Note that I have updated the code and the results based on feedback from reddit. The first change is I set it to just count the files rather than print the output to avoid measuring output buffering. I did do this before but noticed that while running in hyperfine it made no difference. I updated it anyway to avoid this being called into question again. The second was based on feedback from the godirwalk author. Setting the “unsorted” true option manages to pull another ~150ms of speed out of the bag which is perfect for me. Since the goroutine implementations have the same sorting issue (as far as I can see) it seemed fair to turn it on.

package main

import (
	"fmt"
	"os"
	"path/filepath"
)

func main() {
	count := 0
	filepath.Walk("./", func(root string, info os.FileInfo, err error) error {
		if err != nil {
			return err
		}

		count++
		return nil
	})

	fmt.Println(count)
}
package main

import (
	"fmt"
	"github.com/MichaelTJones/walk"
	"os"
)

func main() {
	count := 0
	walk.Walk("./", func(root string, info os.FileInfo, err error) error {
		if err != nil {
			return err
		}

		count++

		return nil
	})

	fmt.Println(count)
}
package main

import (
	"fmt"
	"github.com/iafan/cwalk"
	"os"
)

func main() {
	count := 0
	cwalk.Walk("./", func(root string, info os.FileInfo, err error) error {
		if err != nil {
			return err
		}

		count++
		return nil
	})
	fmt.Println(count)
}
package main

import (
	"fmt"
	"github.com/karrick/godirwalk"
)

func main() {
	count := 0
	godirwalk.Walk("./", &godirwalk.Options{
		Unsorted: true,
		Callback: func(osPathname string, de *godirwalk.Dirent) error {
			count++
			return nil
		},
		ErrorCallback: func(osPathname string, err error) godirwalk.ErrorAction {
			return godirwalk.SkipNode
		},
	})
	fmt.Println(count)
}

And the results. All were run in the WSL for Linux on a Surface Book 2 against a recent checkout of the Linux kernel with there being 67359 files in the directory.
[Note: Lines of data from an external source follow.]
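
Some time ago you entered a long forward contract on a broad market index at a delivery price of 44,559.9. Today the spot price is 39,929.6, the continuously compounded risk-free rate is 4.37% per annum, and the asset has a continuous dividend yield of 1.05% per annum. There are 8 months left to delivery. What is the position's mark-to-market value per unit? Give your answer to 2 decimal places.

Current fair forward for the remaining 8 months: F = S·e^((r − q)·T), (r − q) = 0.0437 − 0.0105 = 0.0332
F = 39929.6 · e^(0.0332 × 8/12) = 39929.6 × 1.02238009 = 40823.2280
Value of long forward = (F − K)·e^(−rT) = (40823.2280 − 44559.9) · e^(−0.0437·8/12)
= -3736.6720 × 0.97128695 = -3629.38

-3629.38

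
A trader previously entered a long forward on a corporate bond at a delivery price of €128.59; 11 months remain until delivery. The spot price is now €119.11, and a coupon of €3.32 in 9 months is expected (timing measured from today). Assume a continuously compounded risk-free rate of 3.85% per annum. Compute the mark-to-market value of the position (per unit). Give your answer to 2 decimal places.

-€8.25

PV(remaining coupons) I = 3.32·e^(−0.0385·9/12) = 3.2255
Current forward F = (S − I)·e^(rT) = (119.11 − 3.2255)·e^(0.0385·11/12) = 115.8845 × 1.035922 = 120.0473
Value (long) = (F − K)·e^(−rT) = (120.0473 − 128.59) × 0.965324 = -8.2465
Value = -€8.25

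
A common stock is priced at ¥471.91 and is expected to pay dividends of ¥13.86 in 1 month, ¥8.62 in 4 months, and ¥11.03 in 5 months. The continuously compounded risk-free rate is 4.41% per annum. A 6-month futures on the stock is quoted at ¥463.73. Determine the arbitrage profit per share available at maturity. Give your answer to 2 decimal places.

PV(dividends) I = 13.86·e^(−0.0441·1/12) + 8.62·e^(−0.0441·4/12) + 11.03·e^(−0.0441·5/12) = 33.1325
Fair futures F* = (S − I)·e^(rT) = (471.91 − 33.1325)·e^0.022050 = 438.7775 × 1.022295 = 448.5600
Market ¥463.73 > fair 448.5600: forward overpriced → cash-and-carry (borrow at r, buy the stock and collect the dividends, short the forward).
Profit at T = |F_mkt − F*| = |463.73 − 448.5600| = ¥15.17 per share

¥15.17 per share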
$ hyperfine './cwalk' && hyperfine './godirwalk' && hyperfine './nativewalk' && hyperfine './walk'
Benchmark #1: ./cwalk
  Time (mean ± σ):      1.812 s ±  0.059 s    [User: 368.4 ms, System: 6545.8 ms]
  Range (min … max):    1.753 s …  1.934 s

Benchmark #1: ./godirwalk
  Time (mean ± σ):     695.9 ms ±  16.7 ms    [User: 73.0 ms, System: 619.2 ms]
  Range (min … max):   671.2 ms … 725.6 ms

Benchmark #1: ./nativewalk
  Time (mean ± σ):      3.896 s ±  0.489 s    [User: 153.0 ms, System: 3757.4 ms]
  Range (min … max):    3.560 s …  5.034 s

Benchmark #1: ./walk
  Time (mean ± σ):      1.674 s ±  0.071 s    [User: 399.7 ms, System: 6383.3 ms]
  Range (min … max):    1.571 s …  1.769 s

For comparison ripgrep which is probably the fastest disk scanner comes in at ~600ms. That is not a fair comparison though as it ignores certain directories but it gives you an idea of the upper bounds of useful performance.

Turns out that the native implementation that ships with Go is indeed the slowest. The fastest by a long shot is godirwalk however. It is at least 2x as fast as the next quickest implementation. So if bleeding performance matters it would seem that using godirwalk is the best option. If however you want a drop in replacement for some additional speed I would suggest going with cwalk or walk. Of course if you aren’t scanning the linux kernel its hard to go wrong with even the native implementation which is generally fast enough for most cases.